He did: death. Or worse, Bedlam.
Apollo nodded stiffly in return.
He watched Trevillion make his way slowly down the path toward the Thames and then picked up his satchel, stowed his notebook, and turned in the opposite direction.
He was feeling light-headed now with an unpleasant tinge of nausea, no doubt the result of his head wound, but he simply couldn’t wait to discover if Miss Stump was all right.
Apollo picked up his pace, breaking into a jog along the path, trying to ignore how his movements worsened his headache. She’d looked at him with such wonder before, as if he might be something special, almost lovely. No one had ever looked at him in such a way, especially no woman.
When he burst into the theater at last, the first thing he saw was Miss Stump and the maid, Maude, bent over Indio. The boy was eating a biscuit smeared liberally with jam and seemed quite all right.
The second thing he saw was Miss Stump’s look as she straightened and turned to him.
Stark fear.
CALIBAN CAME CRASHING through the theater door and Lily thought, Thank God—for he was at least alive—followed very quickly by Dear God, for his face was streaked with gore and his head was wrapped in a bloody rag. Also, and this was of course not nearly as important as the fact that he was hurt, he’d somehow lost his shirt again, and his bare, muscled chest was rather distracting.
“Remember Kitty,” Maude hissed like some dolorous chorus at her shoulder, and Lily felt a very strong urge to slap her beloved nurse.
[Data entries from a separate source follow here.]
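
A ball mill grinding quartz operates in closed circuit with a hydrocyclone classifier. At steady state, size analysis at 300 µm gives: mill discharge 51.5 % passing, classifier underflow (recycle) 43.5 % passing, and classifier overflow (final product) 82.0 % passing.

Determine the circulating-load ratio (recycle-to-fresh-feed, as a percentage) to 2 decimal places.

CL = 381.25 %

Two-product formula at 300 µm:
r = (o − d)/(d − u)
r = (82.0 − 51.5)/(51.5 − 43.5) = 30.5/8.0 = 3.8125
CL = 100·r = 381.25 %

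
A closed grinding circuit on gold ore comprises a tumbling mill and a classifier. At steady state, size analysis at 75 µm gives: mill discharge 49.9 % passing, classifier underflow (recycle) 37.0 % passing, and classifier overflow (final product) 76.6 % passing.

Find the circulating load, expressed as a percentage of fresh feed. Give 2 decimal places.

Mass balance on the −75 µm fraction:
Fd + Rd = Ru + Fo ⇒ R/F = (o−d)/(d−u)
r = (76.6 − 49.9)/(49.9 − 37.0) = 26.7/12.9 = 2.0698
CL = 100·r = 206.98 %

CL = 206.98 %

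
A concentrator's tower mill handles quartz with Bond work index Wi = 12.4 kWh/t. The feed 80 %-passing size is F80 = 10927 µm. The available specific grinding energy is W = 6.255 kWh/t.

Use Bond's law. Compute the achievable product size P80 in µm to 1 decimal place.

P80 = 277.7 µm

W = 10 Wi (1/√P80 − 1/√F80)  [Bond]
⇒ 1/√P80 = W/(10·Wi) + 1/√F80
  = 6.2550/(10·12.4) + 1/√10927 = 0.050444 + 0.009566 = 0.060010
P80 = (1/0.060010)² = 16.6639² = 277.69 µm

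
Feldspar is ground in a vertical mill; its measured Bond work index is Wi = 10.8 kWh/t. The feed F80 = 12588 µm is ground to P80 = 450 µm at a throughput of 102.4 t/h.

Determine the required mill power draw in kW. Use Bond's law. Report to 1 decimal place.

P = 422.8 kW

W = 10 Wi / √P80 − 10 Wi / √F80
W = 10·10.8·(1/√450 − 1/√12588) = 10·10.8·(0.038227) = 4.1286 kWh/t
Mill draw = 4.1286 × 102.4 = 422.8 kW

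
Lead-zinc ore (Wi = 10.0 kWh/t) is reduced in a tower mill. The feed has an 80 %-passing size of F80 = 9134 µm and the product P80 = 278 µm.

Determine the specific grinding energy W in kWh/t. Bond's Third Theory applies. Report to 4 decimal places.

W = 10 Wi (1/√P80 − 1/√F80)  [Bond]
1/√278 = 0.059976;  1/√9134 = 0.010463
W = 10·10.0·(0.059976 − 0.010463) = 4.9513 kWh/t

W = 4.9513 kWh/t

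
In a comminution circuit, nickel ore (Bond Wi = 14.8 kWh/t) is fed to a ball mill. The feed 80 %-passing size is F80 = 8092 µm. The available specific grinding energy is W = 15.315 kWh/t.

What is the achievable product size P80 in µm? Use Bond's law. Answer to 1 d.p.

P80 = 76.1 µm

W = 10 Wi (P80^-0.5 − F80^-0.5)
⇒ 1/√P80 = W/(10 Wi) + 1/√F80
  = 15.3150/(10·14.8) + 1/√8092 = 0.103480 + 0.011117 = 0.114596
P80 = (1/0.114596)² = 8.7263² = 76.15 µm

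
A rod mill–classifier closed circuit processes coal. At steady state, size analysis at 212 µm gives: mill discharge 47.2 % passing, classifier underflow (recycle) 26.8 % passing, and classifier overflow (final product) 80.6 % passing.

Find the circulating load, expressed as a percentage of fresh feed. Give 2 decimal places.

Two-product formula at 212 µm:
Fd + Rd = Ru + Fo ⇒ R/F = (o−d)/(d−u)
r = (80.6 − 47.2)/(47.2 − 26.8) = 33.4/20.4 = 1.6373
CL = 100·r = 163.73 %

CL = 163.73 %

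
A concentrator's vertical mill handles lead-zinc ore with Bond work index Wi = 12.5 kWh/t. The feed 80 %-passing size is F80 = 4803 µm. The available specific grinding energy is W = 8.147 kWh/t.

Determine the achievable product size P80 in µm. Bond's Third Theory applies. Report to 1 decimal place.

P80 = 157.8 µm

W = 10·Wi·[P80^(−½) − F80^(−½)]
⇒ 1/√P80 = W/(10·Wi) + 1/√F80
  = 8.1470/(10·12.5) + 1/√4803 = 0.065176 + 0.014429 = 0.079605
P80 = (1/0.079605)² = 12.5620² = 157.80 µm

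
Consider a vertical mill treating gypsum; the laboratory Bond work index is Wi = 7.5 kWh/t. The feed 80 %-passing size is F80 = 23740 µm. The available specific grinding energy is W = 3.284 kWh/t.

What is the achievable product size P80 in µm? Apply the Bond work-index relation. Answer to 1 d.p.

P80 = 395.6 µm

W = 10 Wi (P80^-0.5 − F80^-0.5)
P80^-0.5 = F80^-0.5 + W/(10 Wi)
  = 3.2840/(10·7.5) + 1/√23740 = 0.043787 + 0.006490 = 0.050277
P80 = (1/0.050277)² = 19.8899² = 395.61 µm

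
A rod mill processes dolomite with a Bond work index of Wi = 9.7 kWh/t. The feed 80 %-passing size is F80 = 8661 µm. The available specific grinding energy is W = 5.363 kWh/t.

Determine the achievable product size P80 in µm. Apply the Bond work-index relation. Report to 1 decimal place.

P80 = 229.3 µm

W = 10 Wi (1/√P80 − 1/√F80)  [Bond]
P80^-0.5 = F80^-0.5 + W/(10 Wi)
  = 5.3630/(10·9.7) + 1/√8661 = 0.055289 + 0.010745 = 0.066034
P80 = (1/0.066034)² = 15.1437² = 229.33 µm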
“Heat some water,” she snapped instead to the older woman.
Maude muttered to herself, but turned to the hearth.
“What’s wrong?” Indio said at the same time. “Why is Caliban all over blood? Did he kill that other man?”
He sounded elated rather than frightened, and Lily could only stare in horror at her son.
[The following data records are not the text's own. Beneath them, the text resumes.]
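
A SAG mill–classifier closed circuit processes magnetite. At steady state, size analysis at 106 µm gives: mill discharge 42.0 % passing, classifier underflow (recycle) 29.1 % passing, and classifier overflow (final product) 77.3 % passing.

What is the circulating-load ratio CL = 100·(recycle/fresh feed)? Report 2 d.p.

Two-product formula at 106 µm:
d + r·d = r·u + o → r(d−u) = o−d
r = (77.3 − 42.0)/(42.0 − 29.1) = 35.3/12.9 = 2.7364
CL = 100·r = 273.64 %

CL = 273.64 %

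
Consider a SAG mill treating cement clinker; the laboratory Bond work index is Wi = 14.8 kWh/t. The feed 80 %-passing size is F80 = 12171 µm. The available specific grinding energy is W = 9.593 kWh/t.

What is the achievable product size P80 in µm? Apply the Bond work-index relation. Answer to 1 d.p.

P80 = 183.2 µm

W = 10·Wi·(P80^(-½) − F80^(-½))
P80^(−½) = W/(10 Wi) + F80^(−½)
  = 9.5930/(10·14.8) + 1/√12171 = 0.064818 + 0.009064 = 0.073882
P80 = (1/0.073882)² = 13.5351² = 183.20 µm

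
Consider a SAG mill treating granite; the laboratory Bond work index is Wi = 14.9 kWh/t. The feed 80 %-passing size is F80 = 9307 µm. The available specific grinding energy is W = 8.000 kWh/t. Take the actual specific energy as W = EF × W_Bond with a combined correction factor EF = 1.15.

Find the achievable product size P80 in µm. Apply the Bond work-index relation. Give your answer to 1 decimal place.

P80 = 307.2 µm

W = 10·Wi·(P80^(-½) − F80^(-½))
W_Bond = W / EF = 8.000 / 1.15 = 6.9565 kWh/t
P80^(−½) = W_Bond/(10 Wi) + F80^(−½)
  = 6.9565/(10·14.9) + 1/√9307 = 0.046688 + 0.010366 = 0.057054
P80 = (1/0.057054)² = 17.5274² = 307.21 µm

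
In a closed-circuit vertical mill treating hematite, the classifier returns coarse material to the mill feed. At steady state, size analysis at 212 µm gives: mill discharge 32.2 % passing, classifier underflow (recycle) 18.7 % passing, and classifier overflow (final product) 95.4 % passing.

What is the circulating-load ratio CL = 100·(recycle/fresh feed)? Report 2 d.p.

CL = 468.15 %

Balance %-passing 212 µm (r = R/F):
d + r·d = r·u + o → r(d−u) = o−d
r = (95.4 − 32.2)/(32.2 − 18.7) = 63.2/13.5 = 4.6815
CL = 100·r = 468.15 %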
Caliban came closer, bloodied head and distracting chest and all, and knelt at Indio’s feet. He shook his head and took out his notebook from a battered cloth bag. It was a misunderstanding between friends.
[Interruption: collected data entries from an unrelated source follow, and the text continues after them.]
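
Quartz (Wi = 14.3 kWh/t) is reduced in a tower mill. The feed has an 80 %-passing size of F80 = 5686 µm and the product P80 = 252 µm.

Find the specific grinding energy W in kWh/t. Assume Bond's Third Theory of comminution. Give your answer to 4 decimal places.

W = 10·Wi·[P80^(−½) − F80^(−½)]
1/√252 = 0.062994;  1/√5686 = 0.013262
W = 10·14.3·(0.062994 − 0.013262) = 7.1117 kWh/t

W = 7.1117 kWh/t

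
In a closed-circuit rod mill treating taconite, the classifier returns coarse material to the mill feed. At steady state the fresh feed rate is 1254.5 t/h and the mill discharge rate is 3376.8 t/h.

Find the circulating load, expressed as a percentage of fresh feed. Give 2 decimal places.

Mill node: discharge = fresh + recycle.
R = M − F = 3376.8 − 1254.5 = 2122.3 t/h
CL = 100·R/F = 100·2122.3/1254.5 = 169.17 %

CL = 169.17 %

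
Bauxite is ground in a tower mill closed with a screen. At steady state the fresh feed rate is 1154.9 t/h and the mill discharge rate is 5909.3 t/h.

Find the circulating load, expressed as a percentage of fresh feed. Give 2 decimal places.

CL = 411.67 %

Mill node: discharge = fresh + recycle.
R = M − F = 5909.3 − 1154.9 = 4754.4 t/h
CL = 100·R/F = 100·4754.4/1154.9 = 411.67 %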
Lily read the notebook aloud and stared at him incredulously. Not even Daffodil was naïve enough to believe that explanation.
The mute swayed where he was squatting and she rushed forward to take his upper arm—his very hard upper arm—and help him into a chair. If he fainted on the floor, he’d have to lie there, for there was no way she and Maude could lift him.
“Is he gone?” she asked urgently. “That other man?”
Caliban nodded wearily.
She leaned closer and whispered, “Is he dead?”
His mouth twisted wryly at that, but he shook his head slowly. His eyes were beginning to droop and his skin, usually a lovely golden color, was going gray.
She hurried to the mantel and snatched down their one bottle of awful wine. In the state he was in, he was unlikely to notice the quality—and in any case it was for medicinal purposes at the moment.
She poured him a glassful and pressed it into his hands. “Drink this.” She glanced over her shoulder. “Maude, the water?”
“ ’Tis only God can make water boil faster,” the maid muttered sourly.
“He’s hurt, Maude,” Lily chided and got to her feet. “Don’t move,” she said sternly to Caliban, for she wouldn’t put it past him to try to stand.
She crossed swiftly to her room. She had an old chemise tucked away and she scooped it up and brought it back into the main room.
Indio was now off his chair and peering into Caliban’s face while Daffodil licked the boy’s sticky fingers.
“Indio, don’t crowd him,” she said gently, and unwrapped the rag from Caliban’s head.
She had to lean close to do so and she could feel the heat radiating off him, smell his male musk. Her arm accidentally brushed his shoulder and that little contact made her shiver.
He sat docilely, letting her do as she would. The rag turned out to be the remains of his shirt, now entirely ruined, and she wondered if he had another. Maybe he’d have to go naked from the waist up, except for his waistcoat, as he labored about the garden. That would be a distracting sight: his huge arms flexing as he wielded a shovel or his savage hooked knife. She fancied she could charge ladies a shilling to come sit by the theater and sip tea as they watched him work—and wasn’t that a silly idea?